With a little more speed, “Einstein” pushed past the French team again in the final metres. All the experience of the Olympic sailors on board “Einstein”, the match race expertise of Annie Lush had paid off. After a total of 2000 nautical miles, three legs and two Coastal Races, a boat length or ten seconds advantage decided first, second and third place. In the end, it was the supposed outsider who was allowed to cheer.
With a one-point lead, Offshore Team Germany with Robert Stanjek, Phillip Kasüske, Annie Lush and Benjamin Dutreux – supported in turn by Onboard Reporter Felix Diemer and Boat Captain Ian Smyth – won their first regatta appearance in this formation against four of the most modern Imocas. “11th Hour Racing” finished second overall ahead of the team from “LinkedOut”.
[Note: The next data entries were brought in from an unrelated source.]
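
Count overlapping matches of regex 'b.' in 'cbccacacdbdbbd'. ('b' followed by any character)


Pattern: b. means 'b' followed by any character.
Scanning 'cbccacacdbdbbd' position-by-position:
  Pos 0: window 'cb' -> no
  Pos 1: window 'bc' -> MATCH
  Pos 2: window 'cc' -> no
  Pos 3: window 'ca' -> no
  Pos 4: window 'ac' -> no
  Pos 5: window 'ca' -> no
  Pos 6: window 'ac' -> no
  Pos 7: window 'cd' -> no
  Pos 8: window 'db' -> no
  Pos 9: window 'bd' -> MATCH
  Pos 10: window 'db' -> no
  Pos 11: window 'bb' -> MATCH
  Pos 12: window 'bd' -> MATCH
  Pos 13: window 'd' -> no
Total matches: 4

4


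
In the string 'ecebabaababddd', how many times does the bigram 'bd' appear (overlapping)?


Scanning 'ecebabaababddd' for bigram 'bd':
  Position 0: 'ec' -> no
  Position 1: 'ce' -> no
  Position 2: 'eb' -> no
  Position 3: 'ba' -> no
  Position 4: 'ab' -> no
  Position 5: 'ba' -> no
  Position 6: 'aa' -> no
  Position 7: 'ab' -> no
  Position 8: 'ba' -> no
  Position 9: 'ab' -> no
  Position 10: 'bd' -> MATCH
  Position 11: 'dd' -> no
  Position 12: 'dd' -> no
Total matches: 1

1


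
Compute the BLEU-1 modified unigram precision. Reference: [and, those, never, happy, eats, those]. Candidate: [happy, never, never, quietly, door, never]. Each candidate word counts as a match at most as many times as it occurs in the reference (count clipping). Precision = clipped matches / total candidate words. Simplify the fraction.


Reference word counts: {'and': 1, 'eats': 1, 'happy': 1, 'never': 1, 'those': 2}
Checking each candidate word (with clipping):
  'happy' -> in reference (ref count 1, used 1/1) -> match (matches: 1)
  'never' -> in reference (ref count 1, used 1/1) -> match (matches: 2)
  'never' -> ref count 1 already used up (1/1) -> clipped, no match (matches: 2)
  'quietly' -> not in reference -> no match (matches: 2)
  'door' -> not in reference -> no match (matches: 2)
  'never' -> ref count 1 already used up (1/1) -> clipped, no match (matches: 2)
Clipped matches: 2, Candidate length: 6
Precision = 2/6 = 1/3

1/3


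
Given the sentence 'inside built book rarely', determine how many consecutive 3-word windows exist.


Word trigrams from [4] words:
  Trigram 1: (inside built book)
  Trigram 2: (built book rarely)
Total word trigrams: 4 - 2 = 2

2


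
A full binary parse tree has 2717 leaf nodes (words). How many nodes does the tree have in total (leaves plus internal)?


Leaf nodes (terminals): 2717
Internal nodes = n - 1 = 2717 - 1 = 2716
Total = leaves + internal = 2717 + 2716 = 5433

5433


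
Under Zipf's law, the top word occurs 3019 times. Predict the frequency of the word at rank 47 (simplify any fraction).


Zipf's law: freq(rank) = f1 / rank
f1 = 3019, rank = 47
freq = 3019 / 47
GCD(3019, 47) = 1
Simplified: 3019/47

3019/47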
After crossing the finish line, Robert Stanjek had to admit: “I am completely exhausted. I must have aged three years in the last few minutes. It could have been a little less exciting.” The last section to the finish was also a real nail-biter for the Olympic sixth-placed in London: “When they come from behind with speed, it is incredibly difficult to defend. Therefore, we wanted to sail low to keep ourselves free, but the Imoca then slow down very strongly. In the end, we were able to sail our angles again. And we got into a real match race position, luffed to get ‘LinkedOut’ into the bad position and turn the nose into the finish at the last moment. That worked out. I’m incredibly happy.”
Stanjek was particularly happy that there was still a race at the end. Although Offshore Team Germany would also have been the overall winner if the race had been abandoned due to calm, “it’s totally nice to finish the whole thing sailing. We wanted to prove that we can handle the pressure. That’s a great feeling”.
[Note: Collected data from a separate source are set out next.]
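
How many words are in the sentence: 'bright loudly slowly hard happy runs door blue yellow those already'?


Counting words by splitting on spaces:
  Word 1: 'bright'
  Word 2: 'loudly'
  Word 3: 'slowly'
  Word 4: 'hard'
  Word 5: 'happy'
  Word 6: 'runs'
  Word 7: 'door'
  Word 8: 'blue'
  Word 9: 'yellow'
  Word 10: 'those'
  Word 11: 'already'
Total words: 11

11


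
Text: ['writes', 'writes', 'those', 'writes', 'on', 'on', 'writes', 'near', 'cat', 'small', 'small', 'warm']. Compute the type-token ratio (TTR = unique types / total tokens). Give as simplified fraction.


Tokens: 12
Unique types: ('cat', 'near', 'on', 'small', 'those', 'warm', 'writes') = 7
TTR = 7/12
Already in lowest terms.

7/12


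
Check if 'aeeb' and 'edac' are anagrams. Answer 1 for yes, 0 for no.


Sort characters of 'aeeb': 'abee'
Sort characters of 'edac': 'acde'
Sorted forms differ -> they are NOT anagrams
Result: 0

0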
Before the start in Lorient, a victory was never in question for Robert Stanjek, but after the first leg it already became apparent that the disadvantage of not having foils would not be so great if the conditions were right. And they were right in the Mediterranean. “We are very happy with the overall performance, made a strong comeback on the leg to Alicante and had a nice win in Genoa. The winning point was that we put together a top team and also acted as a team. So the small disadvantage in the hardware hardly had an effect.”
Tensions also fell away from the team management after three exciting weeks: “We are incredibly proud, especially of how the team came together. Our plan to combine Olympic expertise with offshore and Imoca expertise worked out perfectly. This allowed us to compete as a non-foiler. Of course, the conditions helped us. We had prepared ourselves for these Mediterranean conditions and had optimised the sails especially for them,” said team manager Jens Kuphal. “It is a great gift, a great joy to be able to experience this and to be able to compete with such top opponents. We want to continue on this path until the World Race next year.”
Intensive work is now underway to achieve this goal of competing in The Ocean Race 2022/23. “It’s great to see the position the team has put us in with this insane performance. It’s the best set-up for The Ocean Race. The stage is set for the continuation of the campaign under the claim ‘Made in Germany’,” says team CEO Michael End. “We have done everything we can to ensure that German companies jump at this event to join us on our journey around the world. Thanks go to the whole team on land and on the water and congratulations of course to Robert, Annie, Benjamin, Phillip, Felix and Ian who made it sail perfectly.”